Indianapolis photographer shares love of her business
by Joshua Palmer
Evelyn Plicner says she's been exposed to and interested in photography since she was child, learning the hobby from her father. After her desire to be an insurance claims adjuster faded after 30 years, she decided to develop her own business, Imagine That! Studio, in 1999. "Photography was what I knew and loved, so that's what I did," Plicner says
Who we talked to
Evelyn Plicner, owner
Imagine That! Studio
5230 E. 74th Place
How has the advent of digital technology affected the way you do business?

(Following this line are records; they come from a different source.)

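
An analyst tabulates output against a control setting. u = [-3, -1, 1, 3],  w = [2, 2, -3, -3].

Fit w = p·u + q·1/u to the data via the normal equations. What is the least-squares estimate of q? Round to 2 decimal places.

Forming MᵀM = [[20, 4]; [4, 20/9]] and Mᵀw = [-20, -20/3]ᵀ gives MᵀM·[p, q]ᵀ = Mᵀw.
det = 20·(20/9) − 4² = 256/9.
p = ((-20)·(20/9) − 4·(-20/3))/(256/9) = -5/8; q = (20·(-20/3) − 4·(-20))/(256/9) = -15/8.

q = -1.88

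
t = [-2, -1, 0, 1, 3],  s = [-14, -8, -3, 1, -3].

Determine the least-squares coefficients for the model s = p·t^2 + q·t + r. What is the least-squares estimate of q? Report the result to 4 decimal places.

Compute the Gram sums: Σt^2·t^2 = 99, Σt^2·t = 19, Σt^2 = 15, Σt·t = 15, Σt = 1, Σ1 = 5.
And Σt^2·s = -90, Σt·s = 28, Σs = -27.
So XᵀX·[p, q, r]ᵀ = Xᵀs: [[99, 19, 15]; [19, 15, 1]; [15, 1, 5]]·[p, q, r]ᵀ = [-90, 28, -27]ᵀ.
Inverting the 3×3 Gram matrix, [p, q, r]ᵀ = [-1669/1358, 4869/1358, -1650/679]ᵀ.

q = 3.5854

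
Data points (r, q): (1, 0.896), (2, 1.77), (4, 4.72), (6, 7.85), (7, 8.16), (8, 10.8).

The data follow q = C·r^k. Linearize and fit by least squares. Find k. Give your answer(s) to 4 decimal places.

k = 1.2059

Taking logs, ln q = k·ln r + ln C, so regress ln q on ln r.
Over the data: Σln r = 7.8966, Σ(ln r)² = 13.7233, Σln q = 8.5523, Σln r·ln q = 15.2720.
Normal system: [[13.7233, 7.8966]; [7.8966, 6]]·[k, ln C]ᵀ = [15.2720, 8.5523]ᵀ.
Slope k = (n·Σln r·ln q − Σln r·Σln q)/(n·Σ(ln r)² − (Σln r)²) = (6·15.2720 − 7.8966·8.5523)/19.9843 = 1.20588; ln C = (Σln q − k·Σln r)/n = -0.16168.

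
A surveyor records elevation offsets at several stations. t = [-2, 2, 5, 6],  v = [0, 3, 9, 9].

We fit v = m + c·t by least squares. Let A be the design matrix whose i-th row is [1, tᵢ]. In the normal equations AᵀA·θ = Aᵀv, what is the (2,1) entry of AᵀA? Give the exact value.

11

Row 2 ↔ basis t, column 1 ↔ basis 1, so (AᵀA)_{2,1} = Σᵢ t = (-2)·(1) + (2)·(1) + (5)·(1) + (6)·(1) = 11.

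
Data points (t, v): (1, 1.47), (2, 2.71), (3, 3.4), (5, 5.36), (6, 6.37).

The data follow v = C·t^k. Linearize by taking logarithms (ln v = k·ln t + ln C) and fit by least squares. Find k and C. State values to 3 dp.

Linearized form: ln v = k·ln t + ln C. From the 5 transformed points,
AᵀA = [[7.4881, 5.1930]; [5.1930, 5]], rhs = [8.0553, 6.1365]ᵀ  (here Σln t = 5.1930, Σ(ln t)² = 7.4881, Σln v = 6.1365, Σln t·ln v = 8.0553).
Δ = 7.4881·5 − (5.1930)² = 10.4737; k = (8.0553·5 − 5.1930·6.1365)/10.4737 = 0.80293, ln C = (7.4881·6.1365 − 5.1930·8.0553)/10.4737 = 0.39339, so C = exp(0.39339) = 1.48200.

k = 0.803, C = 1.482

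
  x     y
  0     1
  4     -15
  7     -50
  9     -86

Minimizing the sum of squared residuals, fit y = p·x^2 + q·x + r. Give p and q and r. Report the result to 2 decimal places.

p = -1.15, q = 0.69, r = 0.92

Compute the Gram sums: Σx^2·x^2 = 9218, Σx^2·x = 1136, Σx^2 = 146, Σx·x = 146, Σx = 20, Σ1 = 4.
Moment sums: Σx^2·y = -9656, Σx·y = -1184, Σy = -150.
Normal equations: [[9218, 1136, 146]; [1136, 146, 20]; [146, 20, 4]]·[p, q, r]ᵀ = [-9656, -1184, -150]ᵀ.
Inverting the 3×3 Gram matrix, [p, q, r]ᵀ = [-2687/2343, 1610/2343, 721/781]ᵀ.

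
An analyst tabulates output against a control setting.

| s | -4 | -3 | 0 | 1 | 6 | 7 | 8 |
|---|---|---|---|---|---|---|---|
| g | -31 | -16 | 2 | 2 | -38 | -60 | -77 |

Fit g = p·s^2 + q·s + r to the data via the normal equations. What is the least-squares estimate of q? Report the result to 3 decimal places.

Entries of AᵀA: Σs^2·s^2 = 8131, Σs^2·s = 981, Σs^2 = 175, Σs·s = 175, Σs = 15, Σ1 = 7.
Moment sums: Σs^2·g = -9874, Σs·g = -1090, Σg = -218.
Row-reducing yields p = -445460/296337, q = 199204/98779, r = 627122/296337.

q = 2.017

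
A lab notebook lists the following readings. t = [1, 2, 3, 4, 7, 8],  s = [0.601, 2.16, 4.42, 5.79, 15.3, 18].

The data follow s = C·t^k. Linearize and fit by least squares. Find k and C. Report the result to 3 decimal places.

k = 1.618, C = 0.656

With ln sᵢ as the transformed response and ln tᵢ as the regressor:
Σln t = 7.2034, Σ(ln t)² = 11.7199, Σln s = 9.1214, Σln t·ln s = 15.9195.
Normal system: [[11.7199, 7.2034]; [7.2034, 6]]·[k, ln C]ᵀ = [15.9195, 9.1214]ᵀ.
Slope k = (n·Σln t·ln s − Σln t·Σln s)/(n·Σ(ln t)² − (Σln t)²) = (6·15.9195 − 7.2034·9.1214)/18.4301 = 1.61755; ln C = (Σln s − k·Σln t)/n = -0.42174, so C = exp(-0.42174) = 0.65590.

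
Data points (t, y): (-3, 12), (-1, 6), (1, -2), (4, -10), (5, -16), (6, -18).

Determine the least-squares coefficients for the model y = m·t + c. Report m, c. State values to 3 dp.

Normal-equation sums: Σt·t = 88, Σt = 12, Σ1 = 6.
Moment sums: Σt·y = -272, Σy = -28.
AᵀA·[m, c]ᵀ = Aᵀy becomes [[88, 12]; [12, 6]]·[m, c]ᵀ = [-272, -28]ᵀ.
Determinant 88·6 − 12² = 384.
m = ((-272)·6 − 12·(-28))/384 = -27/8; c = (88·(-28) − 12·(-272))/384 = 25/12.

m = -3.375, c = 2.083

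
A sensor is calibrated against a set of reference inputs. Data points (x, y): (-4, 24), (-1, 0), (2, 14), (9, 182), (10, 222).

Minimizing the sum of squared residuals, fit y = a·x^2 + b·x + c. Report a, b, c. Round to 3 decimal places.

Sums needed: Σx^2·x^2 = 16834, Σx^2·x = 1672, Σx^2 = 202, Σx·x = 202, Σx = 16, Σ1 = 5.
Right-hand side: Σx^2·y = 37382, Σx·y = 3790, Σy = 442.
So MᵀM·[a, b, c]ᵀ = Mᵀy: [[16834, 1672, 202]; [1672, 202, 16]; [202, 16, 5]]·[a, b, c]ᵀ = [37382, 3790, 442]ᵀ.
Inverting the 3×3 Gram matrix, [a, b, c]ᵀ = [634981/320079, 723761/320079, 108572/106693]ᵀ.

a = 1.984, b = 2.261, c = 1.018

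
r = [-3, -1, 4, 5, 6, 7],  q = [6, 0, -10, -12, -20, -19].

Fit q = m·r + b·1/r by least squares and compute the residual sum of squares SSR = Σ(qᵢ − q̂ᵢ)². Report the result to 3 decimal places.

SSR = 17.203

Entries of XᵀX: Σr·r = 136, Σr·1/r = 6, Σ1/r·1/r = 222581/176400.
Right-hand side: Σr·q = -371, Σ1/r·q = -2719/210.
Δ = 136·(222581/176400) − 6² = 2990077/22050.
m = ((-371)·(222581/176400) − 6·(-2719/210))/(2990077/22050) = -68873791/23920616; b = (136·(-2719/210) − 6·(-371))/(2990077/22050) = 10255980/2990077.
Residuals: -35748397/23920616, 13174049/23920616, 3944261/5980154, 40911995/23920616, -39422107/11960308, 15903713/23920616; SSR = 411508971/23920616.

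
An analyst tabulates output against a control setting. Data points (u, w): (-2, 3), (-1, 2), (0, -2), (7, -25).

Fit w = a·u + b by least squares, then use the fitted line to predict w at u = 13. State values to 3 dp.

ŵ = -44.140

Entries of XᵀX: Σu·u = 54, Σu = 4, Σ1 = 4.
For Xᵀw: Σu·w = -183, Σw = -22.
XᵀX·[a, b]ᵀ = Xᵀw becomes [[54, 4]; [4, 4]]·[a, b]ᵀ = [-183, -22]ᵀ.
det = 54·4 − 4² = 200.
a = ((-183)·4 − 4·(-22))/200 = -161/50; b = (54·(-22) − 4·(-183))/200 = -57/25.
At u = 13: ŵ = (-161/50)·(13) + (-57/25)·(1) = -2207/50.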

"It certainly has improved photography quite a bit because we don't have to wait to process film — the photographer can see the photo immediately — so everything is a lot faster. We know right away if there are lighting issues or if a pose wasn't right. Instead of having to reschedule a photo shoot after the film came in like they did in the past, all we have to do is retake the photo right there. It's easier for the photographer and the client."
What are some of the tricks you use to get the best portraits of your clients?

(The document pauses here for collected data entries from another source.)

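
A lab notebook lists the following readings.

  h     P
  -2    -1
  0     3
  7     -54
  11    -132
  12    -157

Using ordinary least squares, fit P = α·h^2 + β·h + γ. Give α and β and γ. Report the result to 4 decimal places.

Sums needed: Σh^2·h^2 = 37794, Σh^2·h = 3394, Σh^2 = 318, Σh·h = 318, Σh = 28, Σ1 = 5.
For AᵀP: Σh^2·P = -41230, Σh·P = -3712, ΣP = -341.
So AᵀA·[α, β, γ]ᵀ = AᵀP: [[37794, 3394, 318]; [3394, 318, 28]; [318, 28, 5]]·[α, β, γ]ᵀ = [-41230, -3712, -341]ᵀ.
Inverting the 3×3 Gram matrix, [α, β, γ]ᵀ = [-151627/143588, -88079/143588, 172009/71794]ᵀ.

α = -1.0560, β = -0.6134, γ = 2.3959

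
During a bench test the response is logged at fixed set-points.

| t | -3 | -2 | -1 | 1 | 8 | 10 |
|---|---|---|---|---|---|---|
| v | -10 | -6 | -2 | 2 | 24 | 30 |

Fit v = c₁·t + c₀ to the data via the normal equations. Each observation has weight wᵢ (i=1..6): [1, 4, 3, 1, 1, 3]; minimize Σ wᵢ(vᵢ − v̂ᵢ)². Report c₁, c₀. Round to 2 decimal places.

Normal-equation sums: Σwᵢ·t·t = 393, Σwᵢ·t = 25, Σwᵢ·1 = 13.
For AᵀWv: Σwᵢ·t·v = 1178, Σwᵢ·v = 76.
Eliminating c₀: 13·(row 1) − 25·(row 2) gives 4484·c₁ = 13·1178 − 25·76 = 13414, so c₁ = 353/118.
Then c₀ = (76 − 25·(353/118))/13 = 11/118.

c₁ = 2.99, c₀ = 0.09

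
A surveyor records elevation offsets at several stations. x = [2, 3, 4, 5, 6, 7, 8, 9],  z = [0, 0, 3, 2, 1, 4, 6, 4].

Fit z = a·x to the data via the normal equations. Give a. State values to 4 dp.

MᵀM·[a]ᵀ = Mᵀz reads: 284·a = 140.
Hence a = 140 / 284 ≈ 0.492958.

a = 0.4930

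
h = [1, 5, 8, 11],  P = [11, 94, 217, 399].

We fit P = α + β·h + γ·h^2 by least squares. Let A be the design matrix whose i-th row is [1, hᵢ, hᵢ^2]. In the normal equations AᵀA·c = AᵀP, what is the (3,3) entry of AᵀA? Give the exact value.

Row 3 ↔ basis h^2, column 3 ↔ basis h^2, so (AᵀA)_{3,3} = Σᵢ (h^2)·(h^2) = (1)·(1) + (25)·(25) + (64)·(64) + (121)·(121) = 19363.

19363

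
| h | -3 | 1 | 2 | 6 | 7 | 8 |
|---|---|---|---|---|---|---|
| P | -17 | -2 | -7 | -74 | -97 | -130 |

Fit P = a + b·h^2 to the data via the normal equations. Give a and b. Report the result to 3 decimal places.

Setting ∂/∂a … = 0 gives: 6·a + 163·b = -327;  163·a + 7891·b = -15920.
(Σ1 = 6, Σh^2 = 163, Σh^2·h^2 = 7891, ΣP = -327, Σh^2·P = -15920.)
Determinant 6·7891 − 163² = 20777.
a = ((-327)·7891 − 163·(-15920))/20777 = 14603/20777; b = (6·(-15920) − 163·(-327))/20777 = -42219/20777.

a = 0.703, b = -2.032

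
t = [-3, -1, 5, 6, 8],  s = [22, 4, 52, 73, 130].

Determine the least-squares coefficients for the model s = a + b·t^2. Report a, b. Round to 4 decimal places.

a = 2.6951, b = 1.9817

The normal system MᵀM·[a, b]ᵀ = Mᵀs is [[5, 135]; [135, 6099]]·[a, b]ᵀ = [281, 12450]ᵀ.
Eliminating b: 6099·(row 1) − 135·(row 2) gives 12270·a = 6099·281 − 135·12450 = 33069, so a = 11023/4090.
Then b = (12450 − 135·(11023/4090))/6099 = 1621/818.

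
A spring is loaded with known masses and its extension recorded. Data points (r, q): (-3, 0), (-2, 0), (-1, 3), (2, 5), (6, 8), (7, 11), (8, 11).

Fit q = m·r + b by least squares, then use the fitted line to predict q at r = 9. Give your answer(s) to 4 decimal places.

With design matrix X, XᵀX = [[167, 17]; [17, 7]] and Xᵀq = [220, 38]ᵀ.
Eliminating b: 7·(row 1) − 17·(row 2) gives 880·m = 7·220 − 17·38 = 894, so m = 447/440.
Then b = (38 − 17·(447/440))/7 = 1303/440.
At r = 9: q̂ = (447/440)·(9) + (1303/440)·(1) = 2663/220.

q̂ = 12.1045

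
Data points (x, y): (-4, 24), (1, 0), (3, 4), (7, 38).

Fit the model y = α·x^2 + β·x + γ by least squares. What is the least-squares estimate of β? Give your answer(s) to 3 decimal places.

Entries of AᵀA: Σx^2·x^2 = 2739, Σx^2·x = 307, Σx^2 = 75, Σx·x = 75, Σx = 7, Σ1 = 4.
For Aᵀy: Σx^2·y = 2282, Σx·y = 182, Σy = 66.
So AᵀA·[α, β, γ]ᵀ = Aᵀy: [[2739, 307, 75]; [307, 75, 7]; [75, 7, 4]]·[α, β, γ]ᵀ = [2282, 182, 66]ᵀ.
Inverting the 3×3 Gram matrix, [α, β, γ]ᵀ = [53855/52742, -94943/52742, 13306/26371]ᵀ.

β = -1.800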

"For babies, you have to shoot a lot of photos and have lots of things, like toys, to occupy them with. A lot of times, we'll have the parents standing right behind us to get their attention and make them smile. Parents always know best what makes their children smile or laugh. For older subjects, the trick to taking good portraits is having them relax and developing a rapport. The more you talk to the subject, the more they relax, and we get better photographs."
What's the most common photography mistake people make?

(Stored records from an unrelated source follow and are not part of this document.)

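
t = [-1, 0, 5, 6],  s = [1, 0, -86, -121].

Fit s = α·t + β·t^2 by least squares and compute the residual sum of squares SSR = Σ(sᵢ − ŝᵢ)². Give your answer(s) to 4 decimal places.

AᵀA·[α, β]ᵀ = Aᵀs reads: 62·α + 340·β = -1157;  340·α + 1922·β = -6505.
(Σt·t = 62, Σt·t^2 = 340, Σt^2·t^2 = 1922, Σt·s = -1157, Σt^2·s = -6505.)
Δ = 62·1922 − 340² = 3564.
α = ((-1157)·1922 − 340·(-6505))/3564 = -2009/594; β = (62·(-6505) − 340·(-1157))/3564 = -1655/594.
Residuals: 40/99, 0, 56/99, -40/99; SSR = 64/99.

SSR = 0.6465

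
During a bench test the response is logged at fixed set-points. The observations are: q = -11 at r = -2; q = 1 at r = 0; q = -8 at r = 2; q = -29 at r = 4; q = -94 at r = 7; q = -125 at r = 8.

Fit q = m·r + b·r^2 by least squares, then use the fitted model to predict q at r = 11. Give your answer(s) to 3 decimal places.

q̂ = -239.847

Entries of AᵀA: Σr·r = 137, Σr·r^2 = 919, Σr^2·r^2 = 6785.
Moment sums: Σr·q = -1768, Σr^2·q = -13146.
So AᵀA·[m, b]ᵀ = Aᵀq: [[137, 919]; [919, 6785]]·[m, b]ᵀ = [-1768, -13146]ᵀ.
Eliminating b: 6785·(row 1) − 919·(row 2) gives 84984·m = 6785·(-1768) − 919·(-13146) = 85294, so m = 42647/42492.
Then b = ((-13146) − 919·(42647/42492))/6785 = -88105/42492.
At r = 11: q̂ = (42647/42492)·(11) + (-88105/42492)·(121) = -849299/3541.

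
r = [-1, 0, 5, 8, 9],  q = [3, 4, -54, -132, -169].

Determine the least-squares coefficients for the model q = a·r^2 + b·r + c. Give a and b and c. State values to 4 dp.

a = -1.9274, b = -1.7118, c = 3.5077

Sums needed: Σr^2·r^2 = 11283, Σr^2·r = 1365, Σr^2 = 171, Σr·r = 171, Σr = 21, Σ1 = 5.
And Σr^2·q = -23484, Σr·q = -2850, Σq = -348.
XᵀX·[a, b, c]ᵀ = Xᵀq becomes [[11283, 1365, 171]; [1365, 171, 21]; [171, 21, 5]]·[a, b, c]ᵀ = [-23484, -2850, -348]ᵀ.
Inverting the 3×3 Gram matrix, [a, b, c]ᵀ = [-8473/4396, -1075/628, 3855/1099]ᵀ.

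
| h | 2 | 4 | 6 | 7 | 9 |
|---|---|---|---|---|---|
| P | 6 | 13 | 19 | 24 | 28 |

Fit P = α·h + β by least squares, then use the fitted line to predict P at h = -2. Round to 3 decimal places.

P̂ = -6.466

With design matrix X, XᵀX = [[186, 28]; [28, 5]] and XᵀP = [598, 90]ᵀ.
Determinant 186·5 − 28² = 146.
α = (598·5 − 28·90)/146 = 235/73; β = (186·90 − 28·598)/146 = -2/73.
At h = -2: P̂ = (235/73)·(-2) + (-2/73)·(1) = -472/73.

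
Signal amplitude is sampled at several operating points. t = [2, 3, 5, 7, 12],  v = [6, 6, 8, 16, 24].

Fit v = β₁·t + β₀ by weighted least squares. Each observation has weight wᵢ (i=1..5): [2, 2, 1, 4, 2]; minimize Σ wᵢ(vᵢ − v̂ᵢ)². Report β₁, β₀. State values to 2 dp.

β₁ = 1.95, β₀ = 1.24

Setting ∂/∂β₁ … = 0 gives: 535·β₁ + 67·β₀ = 1124;  67·β₁ + 11·β₀ = 144.
Δ = 535·11 − 67² = 1396.
β₁ = (1124·11 − 67·144)/1396 = 679/349; β₀ = (535·144 − 67·1124)/1396 = 433/349.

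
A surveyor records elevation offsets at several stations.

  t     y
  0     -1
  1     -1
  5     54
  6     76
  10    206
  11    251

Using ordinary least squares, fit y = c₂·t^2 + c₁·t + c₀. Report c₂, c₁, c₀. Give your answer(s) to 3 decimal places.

Normal-equation sums: Σt^2·t^2 = 26563, Σt^2·t = 2673, Σt^2 = 283, Σt·t = 283, Σt = 33, Σ1 = 6.
And Σt^2·y = 55056, Σt·y = 5546, Σy = 585.
Solving the 3×3 system (Gaussian elimination) gives c₂ = 111/56, c₁ = 1847/1624, c₀ = -456/203.

c₂ = 1.982, c₁ = 1.137, c₀ = -2.246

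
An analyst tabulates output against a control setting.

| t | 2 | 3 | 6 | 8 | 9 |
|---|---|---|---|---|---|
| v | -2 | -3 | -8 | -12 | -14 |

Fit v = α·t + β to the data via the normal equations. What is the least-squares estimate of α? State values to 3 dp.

Entries of MᵀM: Σt·t = 194, Σt = 28, Σ1 = 5.
Moment sums: Σt·v = -283, Σv = -39.
MᵀM·[α, β]ᵀ = Mᵀv becomes [[194, 28]; [28, 5]]·[α, β]ᵀ = [-283, -39]ᵀ.
Determinant 194·5 − 28² = 186.
α = ((-283)·5 − 28·(-39))/186 = -323/186; β = (194·(-39) − 28·(-283))/186 = 179/93.

α = -1.737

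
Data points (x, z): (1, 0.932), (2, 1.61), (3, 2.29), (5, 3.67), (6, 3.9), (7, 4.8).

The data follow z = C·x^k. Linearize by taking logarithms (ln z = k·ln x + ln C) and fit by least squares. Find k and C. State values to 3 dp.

With ln zᵢ as the transformed response and ln xᵢ as the regressor:
XᵀX = [[11.2747, 7.1389]; [7.1389, 6]], rhs = [8.8239, 5.4641]ᵀ  (here Σln x = 7.1389, Σ(ln x)² = 11.2747, Σln z = 5.4641, Σln x·ln z = 8.8239).
Δ = 11.2747·6 − (7.1389)² = 16.6845; k = (8.8239·6 − 7.1389·5.4641)/16.6845 = 0.83523, ln C = (11.2747·5.4641 − 7.1389·8.8239)/16.6845 = -0.08307, so C = exp(-0.08307) = 0.92029.

k = 0.835, C = 0.920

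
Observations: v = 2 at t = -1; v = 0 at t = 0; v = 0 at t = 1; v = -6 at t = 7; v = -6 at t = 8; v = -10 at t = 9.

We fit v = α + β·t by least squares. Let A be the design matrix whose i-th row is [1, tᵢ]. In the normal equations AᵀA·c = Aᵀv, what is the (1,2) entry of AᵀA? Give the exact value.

24

Row 1 ↔ basis 1, column 2 ↔ basis t, so (AᵀA)_{1,2} = Σᵢ t = (1)·(-1) + (1)·(0) + (1)·(1) + (1)·(7) + (1)·(8) + (1)·(9) = 24.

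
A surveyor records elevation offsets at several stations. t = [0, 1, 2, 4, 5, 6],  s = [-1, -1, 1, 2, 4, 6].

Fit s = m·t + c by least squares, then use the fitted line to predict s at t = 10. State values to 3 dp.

ŝ = 9.833

Forming MᵀM = [[82, 18]; [18, 6]] and Mᵀs = [65, 11]ᵀ gives MᵀM·[m, c]ᵀ = Mᵀs.
Eliminating c: 6·(row 1) − 18·(row 2) gives 168·m = 6·65 − 18·11 = 192, so m = 8/7.
Then c = (11 − 18·(8/7))/6 = -67/42.
At t = 10: ŝ = (8/7)·(10) + (-67/42)·(1) = 59/6.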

"The most common mistake is taking a photo with light coming from behind the subject. The camera's light meter will read all the light coming in, but it's not intelligent enough to illuminate the subject in the foreground. You'll get a great-looking background but your subject will be all shadows. To avoid this, you can change the orientation of the photograph, or use your flash, even outdoors. A lot of people think you can only use a flash when it's dark, but you can use it to fill in shadows or to fill in the back lighting of a photograph."
Do you have a favorite camera?
"I'm using a Nikon D200 right now. I'm very happy with it: it fits my hands; it has every bell and whistle I could possibly need; and it certainly gives my photos a very professional quality. All of my photographers are shooting with Nikons right now. If someone wants their photographs shot in film, we have a lot of medium-format film cameras and 35-millimeter Nikons we can use as well, but we haven't pulled those out and used them in quite a while."
Who's your favorite photographer?
"Annie Liebovitz. When you see her work, you can just tell it's an Annie Liebovitz photograph."